Background Progress in immunosuppressive therapy and perioperative techniques has improved the survivals of both grafts and patients. The patient, however, is exposed to the risks of aging and side effects of immunosuppression. De novo tumors are the 2nd cause of death in the organ transplant population. The aim of this study was to evaluate whether the current accepted guidelines for the pre-transplantation study and the post-transplantation follow-up have been effective, in our kidney transplant population, regarding early detection and treatment, improving prognosis, and reducing mortality of some curable neoplastic diseases. Methods We considered de novo tumors in kidney transplant patients from 1995 to 2010 (n = 636) excluding hematologic and nonmelanoma skin tumors from our study. Results There were 64 de novo tumors in 59 patients out of 636 kidney transplant patients; 29.68% were urogenital cancer, 26.56% gastrointestinal cancer, 12.5% melanoma, 6.25% lung cancer, 6.25% biliopancreatic cancer, 4.68% visceral Kaposi sarcoma, 4.68% breast cancer, 4.68% thyroid cancer, 1 pleural mesothelioma, 1 meningioma, 1 merkeloma. Twenty patients died because of cancer.
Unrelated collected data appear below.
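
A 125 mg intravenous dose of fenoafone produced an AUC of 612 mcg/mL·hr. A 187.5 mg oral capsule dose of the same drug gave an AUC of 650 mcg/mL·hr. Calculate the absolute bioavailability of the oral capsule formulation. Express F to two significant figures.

F = 0.71

F = (AUC_ev / D_ev) / (AUC_iv / D_iv)
  = (650/187.5) / (612/125)
  = 3.46667 / 4.896 = 0.7081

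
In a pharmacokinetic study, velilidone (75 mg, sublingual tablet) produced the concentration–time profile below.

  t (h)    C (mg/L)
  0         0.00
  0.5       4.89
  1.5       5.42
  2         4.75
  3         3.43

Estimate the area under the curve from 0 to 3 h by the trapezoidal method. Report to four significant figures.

Trapezoidal AUC_0→3:
  [0→0.5]: (0.00+4.89)/2 × 0.5 = 1.2225
  [0.5→1.5]: (4.89+5.42)/2 × 1 = 5.155
  [1.5→2]: (5.42+4.75)/2 × 0.5 = 2.5425
  [2→3]: (4.75+3.43)/2 × 1 = 4.09
  Sum = 13.01 mg/L·h

AUC = 13.01 mg/L·h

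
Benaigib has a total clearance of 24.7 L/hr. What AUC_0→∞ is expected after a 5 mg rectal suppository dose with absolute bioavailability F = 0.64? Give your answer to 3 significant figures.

AUC_0→∞ = F × Dose / CL
        = 0.64 × 5 / 24.7 = 0.129555 mg/L·hr

AUC = 0.130 mg/L·hr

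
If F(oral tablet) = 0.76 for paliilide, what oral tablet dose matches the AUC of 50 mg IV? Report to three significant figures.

For equal systemic exposure: F × D_ev = D_iv
D_ev = D_iv / F = 50 / 0.76 = 65.7895 mg

D_oral = 65.8 mg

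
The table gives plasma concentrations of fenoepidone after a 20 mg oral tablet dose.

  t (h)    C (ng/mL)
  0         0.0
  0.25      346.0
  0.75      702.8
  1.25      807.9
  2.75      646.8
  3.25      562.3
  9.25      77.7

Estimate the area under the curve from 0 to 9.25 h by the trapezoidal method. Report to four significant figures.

AUC = 3996 ng/mL·h

Trapezoidal AUC_0→9.25:
  [0→0.25]: (0.0+346.0)/2 × 0.25 = 43.25
  [0.25→0.75]: (346.0+702.8)/2 × 0.5 = 262.2
  [0.75→1.25]: (702.8+807.9)/2 × 0.5 = 377.675
  [1.25→2.75]: (807.9+646.8)/2 × 1.5 = 1091.025
  [2.75→3.25]: (646.8+562.3)/2 × 0.5 = 302.275
  [3.25→9.25]: (562.3+77.7)/2 × 6 = 1920.0
  Sum = 3996.425 ng/mL·h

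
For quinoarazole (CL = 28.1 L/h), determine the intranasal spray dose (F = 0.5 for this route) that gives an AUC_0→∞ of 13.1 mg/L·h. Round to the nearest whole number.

Dose = 736 mg

Dose = CL × AUC_0→∞ / F
     = 28.1 × 13.1 / 0.5 = 736.22 mg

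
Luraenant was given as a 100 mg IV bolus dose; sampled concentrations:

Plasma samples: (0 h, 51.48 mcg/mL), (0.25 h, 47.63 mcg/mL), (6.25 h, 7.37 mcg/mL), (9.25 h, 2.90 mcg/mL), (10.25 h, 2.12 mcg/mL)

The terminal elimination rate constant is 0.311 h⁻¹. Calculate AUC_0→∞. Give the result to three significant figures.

Trapezoidal AUC_0→10.25:
  [0→0.25]: (51.48+47.63)/2 × 0.25 = 12.38875
  [0.25→6.25]: (47.63+7.37)/2 × 6 = 165.0
  [6.25→9.25]: (7.37+2.90)/2 × 3 = 15.405
  [9.25→10.25]: (2.90+2.12)/2 × 1 = 2.51
  Sum = 195.30375 mcg/mL·h
Extrapolated tail: C_last / k_e = 2.12 / 0.311 = 6.817
AUC_0→∞ = 195.30375 + 6.817 = 202.12075 mcg/mL·h

AUC = 202 mcg/mL·h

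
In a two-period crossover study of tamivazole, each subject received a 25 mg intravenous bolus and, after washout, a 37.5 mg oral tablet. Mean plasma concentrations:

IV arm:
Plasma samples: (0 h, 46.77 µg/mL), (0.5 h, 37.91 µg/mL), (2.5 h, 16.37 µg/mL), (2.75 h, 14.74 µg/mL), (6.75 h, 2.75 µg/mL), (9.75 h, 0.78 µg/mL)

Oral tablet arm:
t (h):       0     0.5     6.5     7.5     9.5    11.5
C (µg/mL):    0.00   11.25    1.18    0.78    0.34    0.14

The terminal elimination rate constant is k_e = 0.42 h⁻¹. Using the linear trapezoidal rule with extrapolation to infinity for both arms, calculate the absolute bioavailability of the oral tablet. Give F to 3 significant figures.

F = 0.236

Trapezoidal AUC_0→9.75 (IV):
  [0→0.5]: (46.77+37.91)/2 × 0.5 = 21.17
  [0.5→2.5]: (37.91+16.37)/2 × 2 = 54.28
  [2.5→2.75]: (16.37+14.74)/2 × 0.25 = 3.88875
  [2.75→6.75]: (14.74+2.75)/2 × 4 = 34.98
  [6.75→9.75]: (2.75+0.78)/2 × 3 = 5.295
  Sum = 119.61375 µg/mL·h
IV tail: 0.78/0.42 = 1.857; AUC_iv,0→∞ = 119.61375 + 1.857 = 121.47075 µg/mL·h
Trapezoidal AUC_0→11.5 (oral tablet):
  [0→0.5]: (0.00+11.25)/2 × 0.5 = 2.8125
  [0.5→6.5]: (11.25+1.18)/2 × 6 = 37.29
  [6.5→7.5]: (1.18+0.78)/2 × 1 = 0.98
  [7.5→9.5]: (0.78+0.34)/2 × 2 = 1.12
  [9.5→11.5]: (0.34+0.14)/2 × 2 = 0.48
  Sum = 42.6825 µg/mL·h
oral tablet tail: 0.14/0.42 = 0.333; AUC_ev,0→∞ = 42.6825 + 0.333 = 43.0155 µg/mL·h
F = (AUC_ev/D_ev)/(AUC_iv/D_iv) = (43.0155/37.5)/(121.47075/25) = 1.14708/4.85883 = 0.2361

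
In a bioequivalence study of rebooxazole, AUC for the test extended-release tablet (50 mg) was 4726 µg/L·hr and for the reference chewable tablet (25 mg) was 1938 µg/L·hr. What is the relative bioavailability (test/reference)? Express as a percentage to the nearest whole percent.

F_rel = 122%

F_rel = (AUC_test/D_test) / (AUC_ref/D_ref)
      = (4726/50) / (1938/25)
      = 94.52 / 77.52 = 1.2193 = 121.93%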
Ten patients had a late de novo tumor diagnosis, when the stage of tumor was advanced and not suitable for curative treatment. Conclusions Because of the increased neoplastic risk, we consider it mandatory to carry out a meticulous screening and to implement pre-transplantation study concerning this increased neoplastic risk population to detect a subgroup of patients presenting the highest risk to improve their outcome.